Andy Rehfeldt, in a sense he's the opposite of the "shreds" videos


----------



## DeepR (Apr 13, 2012)

I kind of made a topic for such videos:
http://www.talkclassical.com/41728-ridiculous-fun-stuff-only.html


----------



## regenmusic (Oct 23, 2014)

DeepR said:


> I kind of made a topic for such videos:
> http://www.talkclassical.com/41728-ridiculous-fun-stuff-only.html


I understand....I found a lot of the posts there truly awful :lol:

I was hoping for something funnier....its hard to filter the awful from the funny.
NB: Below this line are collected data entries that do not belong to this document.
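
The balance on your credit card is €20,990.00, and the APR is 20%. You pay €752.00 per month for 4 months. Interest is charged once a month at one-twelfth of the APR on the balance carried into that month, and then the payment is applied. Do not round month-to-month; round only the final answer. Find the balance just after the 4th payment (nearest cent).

€19,340.67

Monthly rate r = 20%/12 = 1.66667% = 0.0166667.
Each month: B ← B·(1+r) − €752.00.
Month 1: interest €349.83; balance after payment €20,587.83.
Month 2: interest €343.13; balance after payment €20,178.96.
Month 3: interest €336.32; balance after payment €19,763.28.
Month 4: interest €329.39; balance after payment €19,340.67.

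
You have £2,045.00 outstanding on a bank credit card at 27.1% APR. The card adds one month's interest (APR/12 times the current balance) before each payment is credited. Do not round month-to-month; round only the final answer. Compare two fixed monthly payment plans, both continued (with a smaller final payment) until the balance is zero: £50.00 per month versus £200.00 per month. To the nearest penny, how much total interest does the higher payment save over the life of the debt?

£3,408.05

Monthly rate r = 27.1%/12 = 2.25833% = 0.0225833.
At £50.00/mo: n = ⌈−ln(1 − rB₀/P)/ln(1+r)⌉ = 116 payments (last £9.81); total interest = total paid − £2,045.00 = £3,714.81.
At £200.00/mo: 12 payments (last £151.76); total interest £306.76.
Interest saved = £3,714.81 − £306.76 = £3,408.05.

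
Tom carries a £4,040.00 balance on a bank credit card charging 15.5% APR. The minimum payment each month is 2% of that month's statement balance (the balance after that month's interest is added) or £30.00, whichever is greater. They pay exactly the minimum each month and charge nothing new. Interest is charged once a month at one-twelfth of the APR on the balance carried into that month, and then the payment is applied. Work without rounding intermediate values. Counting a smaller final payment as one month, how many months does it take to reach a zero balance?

Monthly rate r = 15.5%/12 = 1.29167% = 0.0129167.
While 2% of the post-interest balance exceeds £30.00, each month B ← (B·(1+r))·(1 − 0.02), i.e. B shrinks by the factor (1+r)·0.98 = 0.99266.
This holds for months 1–137. Entering month 138 the balance is £1,472.15; 2% of the post-interest balance is now below £30.00, so the flat £30.00 minimum applies from here.
From month 138 a fixed £30.00 at rate r clears £1,472.15 in 79 more payments. Total: 137 + 79 = 216 months.

216 months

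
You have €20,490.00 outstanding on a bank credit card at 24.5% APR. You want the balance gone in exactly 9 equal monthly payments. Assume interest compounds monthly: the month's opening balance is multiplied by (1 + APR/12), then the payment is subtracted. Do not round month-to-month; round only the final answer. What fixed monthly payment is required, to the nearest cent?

€2,515.34

Monthly rate r = 24.5%/12 = 2.04167% = 0.0204167.
Level-payment amortization: P = B₀·r / (1 − (1+r)^(−n)) = 20490.00·0.0204167 / (1 − 1.02042^(−9)).
Denominator 1 − (1+r)^(−9) = 0.166314766.
P = 418.337 / 0.166314766 ≈ 2515.34.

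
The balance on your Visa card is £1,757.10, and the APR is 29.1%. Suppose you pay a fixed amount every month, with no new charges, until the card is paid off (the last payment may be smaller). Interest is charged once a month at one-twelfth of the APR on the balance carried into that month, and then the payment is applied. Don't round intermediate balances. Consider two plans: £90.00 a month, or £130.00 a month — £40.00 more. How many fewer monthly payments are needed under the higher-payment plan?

Monthly rate r = 29.1%/12 = 2.425% = 0.02425.
At £90.00/mo: n = ⌈−ln(1 − rB₀/P)/ln(1+r)⌉ = 27 payments (last £69.36); total interest = total paid − £1,757.10 = £652.26.
At £130.00/mo: 17 payments (last £75.14); total interest £398.04.
Payments saved = 27 − 17 = 10.

10 fewer payments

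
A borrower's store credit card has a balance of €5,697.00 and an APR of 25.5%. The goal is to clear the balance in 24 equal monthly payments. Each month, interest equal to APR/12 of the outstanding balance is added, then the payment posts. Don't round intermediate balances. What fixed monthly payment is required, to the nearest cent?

€305.49

Monthly rate r = 25.5%/12 = 2.125% = 0.02125.
Level-payment amortization: P = B₀·r / (1 − (1+r)^(−n)) = 5697.00·0.02125 / (1 − 1.02125^(−24)).
Denominator 1 − (1+r)^(−24) = 0.396287274.
P = 121.061 / 0.396287274 ≈ 305.49.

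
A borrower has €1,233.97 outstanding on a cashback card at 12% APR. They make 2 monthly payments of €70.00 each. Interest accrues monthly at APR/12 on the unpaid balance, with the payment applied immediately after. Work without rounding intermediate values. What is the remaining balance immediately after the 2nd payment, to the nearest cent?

€1,118.07

Monthly rate r = 12%/12 = 1% = 0.01.
Each month: B ← B·(1+r) − €70.00.
Month 1: interest €12.34; balance after payment €1,176.31.
Month 2: interest €11.76; balance after payment €1,118.07.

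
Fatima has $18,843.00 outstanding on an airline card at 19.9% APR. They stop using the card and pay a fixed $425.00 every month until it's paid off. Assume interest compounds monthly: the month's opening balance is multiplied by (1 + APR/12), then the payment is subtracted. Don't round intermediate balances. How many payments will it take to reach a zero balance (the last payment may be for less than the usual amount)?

Monthly rate r = 19.9%/12 = 1.65833% = 0.0165833.
Recurrence: B ← B·(1+r) − $425.00.
Month 1: interest $312.48; balance after payment $18,730.48.
Month 2: interest $310.61; balance after payment $18,616.09.
Closed form: n = −ln(1 − rB₀/P)/ln(1+r) = −ln(0.26475)/ln(1.01658) ≈ 80.801, so the balance reaches zero during payment 81.

81 payments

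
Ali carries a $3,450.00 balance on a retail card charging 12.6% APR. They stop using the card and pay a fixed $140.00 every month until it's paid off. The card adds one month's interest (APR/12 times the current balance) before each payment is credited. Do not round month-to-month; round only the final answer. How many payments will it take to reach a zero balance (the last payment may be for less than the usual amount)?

Monthly rate r = 12.6%/12 = 1.05% = 0.0105.
Recurrence: B ← B·(1+r) − $140.00.
Month 1: interest $36.22; balance after payment $3,346.22.
Month 2: interest $35.14; balance after payment $3,241.36.
Closed form: n = −ln(1 − rB₀/P)/ln(1+r) = −ln(0.74125)/ln(1.0105) ≈ 28.665, so the balance reaches zero during payment 29.

29 months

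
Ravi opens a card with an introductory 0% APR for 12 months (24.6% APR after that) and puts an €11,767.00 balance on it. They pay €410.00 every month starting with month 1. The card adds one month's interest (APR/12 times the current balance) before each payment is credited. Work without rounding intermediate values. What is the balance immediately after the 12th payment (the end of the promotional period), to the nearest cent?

Promo months 1–12 at r₀ = 0%/12 = 0; months 13+ at r₁ = 24.6%/12 = 0.0205.
After month 12 (no interest yet): B = €11,767.00 − 12·€410.00 = €6,847.00.

€6,847.00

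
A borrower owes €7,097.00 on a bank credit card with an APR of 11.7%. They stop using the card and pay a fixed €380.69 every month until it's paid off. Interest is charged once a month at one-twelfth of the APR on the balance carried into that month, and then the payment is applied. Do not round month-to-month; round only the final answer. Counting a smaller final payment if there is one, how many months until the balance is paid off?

Monthly rate r = 11.7%/12 = 0.975% = 0.00975.
Recurrence: B ← B·(1+r) − €380.69.
Month 1: interest €69.20; balance after payment €6,785.51.
Month 2: interest €66.16; balance after payment €6,470.97.
Closed form: n = −ln(1 − rB₀/P)/ln(1+r) = −ln(0.81824)/ln(1.00975) ≈ 20.675, so the balance reaches zero during payment 21.

21 payments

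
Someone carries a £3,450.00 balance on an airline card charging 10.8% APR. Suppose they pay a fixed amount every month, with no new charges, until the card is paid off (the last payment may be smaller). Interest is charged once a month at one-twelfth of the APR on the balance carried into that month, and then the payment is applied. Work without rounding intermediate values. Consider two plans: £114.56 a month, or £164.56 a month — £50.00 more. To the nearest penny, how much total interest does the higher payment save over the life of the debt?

£201.60

Monthly rate r = 10.8%/12 = 0.9% = 0.009.
At £114.56/mo: n = ⌈−ln(1 − rB₀/P)/ln(1+r)⌉ = 36 payments (last £32.60); total interest = total paid − £3,450.00 = £592.20.
At £164.56/mo: 24 payments (last £55.72); total interest £390.60.
Interest saved = £592.20 − £390.60 = £201.60.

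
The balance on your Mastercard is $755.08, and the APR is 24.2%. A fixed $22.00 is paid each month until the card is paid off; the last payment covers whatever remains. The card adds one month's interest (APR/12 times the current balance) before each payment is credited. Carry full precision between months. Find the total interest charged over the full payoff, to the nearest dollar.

$543

Monthly rate r = 24.2%/12 = 2.01667% = 0.0201667.
Payoff takes n = ⌈−ln(1 − rB₀/P)/ln(1+r)⌉ = ⌈59.008⌉ = 60 payments; the last is $0.19.
Total paid = 59·$22.00 + $0.19 = $1,298.19.
Total interest = total paid − principal = $1,298.19 − $755.08 = $543.11.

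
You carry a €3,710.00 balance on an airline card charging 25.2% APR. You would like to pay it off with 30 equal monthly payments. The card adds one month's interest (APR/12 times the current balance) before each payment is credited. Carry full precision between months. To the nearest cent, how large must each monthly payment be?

Monthly rate r = 25.2%/12 = 2.1% = 0.021.
Level-payment amortization: P = B₀·r / (1 − (1+r)^(−n)) = 3710.00·0.021 / (1 − 1.021^(−30)).
Denominator 1 − (1+r)^(−30) = 0.463922305.
P = 77.91 / 0.463922305 ≈ 167.94.

€167.94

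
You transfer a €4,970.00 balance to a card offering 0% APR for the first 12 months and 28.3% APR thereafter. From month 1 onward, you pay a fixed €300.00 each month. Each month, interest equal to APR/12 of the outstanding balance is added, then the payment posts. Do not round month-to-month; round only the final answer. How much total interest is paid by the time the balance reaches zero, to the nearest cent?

€96.91

Promo months 1–12 at r₀ = 0%/12 = 0; months 13+ at r₁ = 28.3%/12 = 0.0235833.
After month 12 (no interest yet): B = €4,970.00 − 12·€300.00 = €1,370.00.
Then at r₁ with €300.00/mo: n₂ = −ln(1 − r₁·B/P)/ln(1+r₁) ≈ 4.89 → 5 more payments.
Total paid = 16·€300.00 + €266.91 = €5,066.91; interest = €5,066.91 − €4,970.00 = €96.91.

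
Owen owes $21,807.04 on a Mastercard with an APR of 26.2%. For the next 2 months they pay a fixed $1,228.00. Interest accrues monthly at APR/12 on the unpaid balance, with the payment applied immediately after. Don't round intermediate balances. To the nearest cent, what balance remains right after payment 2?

Monthly rate r = 26.2%/12 = 2.18333% = 0.0218333.
Each month: B ← B·(1+r) − $1,228.00.
Month 1: interest $476.12; balance after payment $21,055.16.
Month 2: interest $459.70; balance after payment $20,286.86.

$20,286.86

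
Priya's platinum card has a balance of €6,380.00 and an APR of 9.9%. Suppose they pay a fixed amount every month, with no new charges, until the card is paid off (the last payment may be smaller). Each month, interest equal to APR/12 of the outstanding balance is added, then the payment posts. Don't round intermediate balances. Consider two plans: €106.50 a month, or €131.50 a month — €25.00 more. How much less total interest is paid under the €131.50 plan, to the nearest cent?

€652.94

Monthly rate r = 9.9%/12 = 0.825% = 0.00825.
At €106.50/mo: n = ⌈−ln(1 − rB₀/P)/ln(1+r)⌉ = 83 payments (last €102.93); total interest = total paid − €6,380.00 = €2,455.93.
At €131.50/mo: 63 payments (last €29.99); total interest €1,802.99.
Interest saved = €2,455.93 − €1,802.99 = €652.94.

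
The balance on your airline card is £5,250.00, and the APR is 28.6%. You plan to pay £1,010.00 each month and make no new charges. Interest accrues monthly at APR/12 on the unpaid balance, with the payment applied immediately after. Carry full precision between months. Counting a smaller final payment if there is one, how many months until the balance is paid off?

Monthly rate r = 28.6%/12 = 2.38333% = 0.0238333.
Recurrence: B ← B·(1+r) − £1,010.00.
Month 1: interest £125.13; balance after payment £4,365.12.
Month 2: interest £104.04; balance after payment £3,459.16.
Month 3: interest £82.44; balance after payment £2,531.60.
Month 4: interest £60.34; balance after payment £1,581.94.
Month 5: interest £37.70; balance after payment £609.64.
Month 6: interest £14.53; balance after payment £0.00.

6 months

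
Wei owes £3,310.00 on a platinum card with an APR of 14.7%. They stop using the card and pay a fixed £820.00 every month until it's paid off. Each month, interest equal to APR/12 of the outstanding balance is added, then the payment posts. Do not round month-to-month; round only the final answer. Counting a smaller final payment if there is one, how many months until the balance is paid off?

5 payments

Monthly rate r = 14.7%/12 = 1.225% = 0.01225.
Recurrence: B ← B·(1+r) − £820.00.
Month 1: interest £40.55; balance after payment £2,530.55.
Month 2: interest £31.00; balance after payment £1,741.55.
Month 3: interest £21.33; balance after payment £942.88.
Month 4: interest £11.55; balance after payment £134.43.
Month 5: interest £1.65; balance after payment £0.00.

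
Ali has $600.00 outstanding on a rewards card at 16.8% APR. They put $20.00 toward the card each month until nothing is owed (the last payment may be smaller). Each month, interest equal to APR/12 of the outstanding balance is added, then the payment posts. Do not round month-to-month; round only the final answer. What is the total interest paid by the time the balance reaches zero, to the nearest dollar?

$184

Monthly rate r = 16.8%/12 = 1.4% = 0.014.
Payoff takes n = ⌈−ln(1 − rB₀/P)/ln(1+r)⌉ = ⌈39.181⌉ = 40 payments; the last is $3.64.
Total paid = 39·$20.00 + $3.64 = $783.64.
Total interest = total paid − principal = $783.64 − $600.00 = $183.64.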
I find the Shreds videos really funny. I see now there are other musical comedy posts as well.


----------



## SONNET CLV (May 31, 2014)

regenmusic said:


> Lang Lang Shred





regenmusic said:


> Glen Gould Shreds


Lang Lang has a vase of flowers on his piano. I'd like to see Gould with a bowl of fruit. I think Gould could eat an apple while he plays, sort of like certain jugglers I've seen who juggle apples and eat one out of the air as they juggle. At least it would shut Gould's mouth up from that infernal humming which too often dampens his angelic playing. Alas....


----------



## regenmusic (Oct 23, 2014)

I usually post the title here in case the videos go away but this one I'm embarrassed to even post it because the song is too embarrassing to post anywhere near a classical music site.


----------



## regenmusic (Oct 23, 2014)

We Are The World Shreds


----------



## dgee (Sep 26, 2013)

norman bates said:


> Andy Rehfeldt, in a sense he's the opposite of the "shreds" videos


You beat me to it - but my fav is the Mary Poppins one:


----------



## HaydnBearstheClock (Jul 6, 2013)

dgee said:


> You beat me to it - but my fav is the Mary Poppins one:


hehe, which band is this?


----------



## acitak 7 (Jun 26, 2016)

*musical comedy*

comedy is as subjective as music, I can recommend, My Wife Died in 1970, by John Shuttleworth. very english humour, an acquired taste.


----------



## cwarchc (Apr 28, 2012)




----------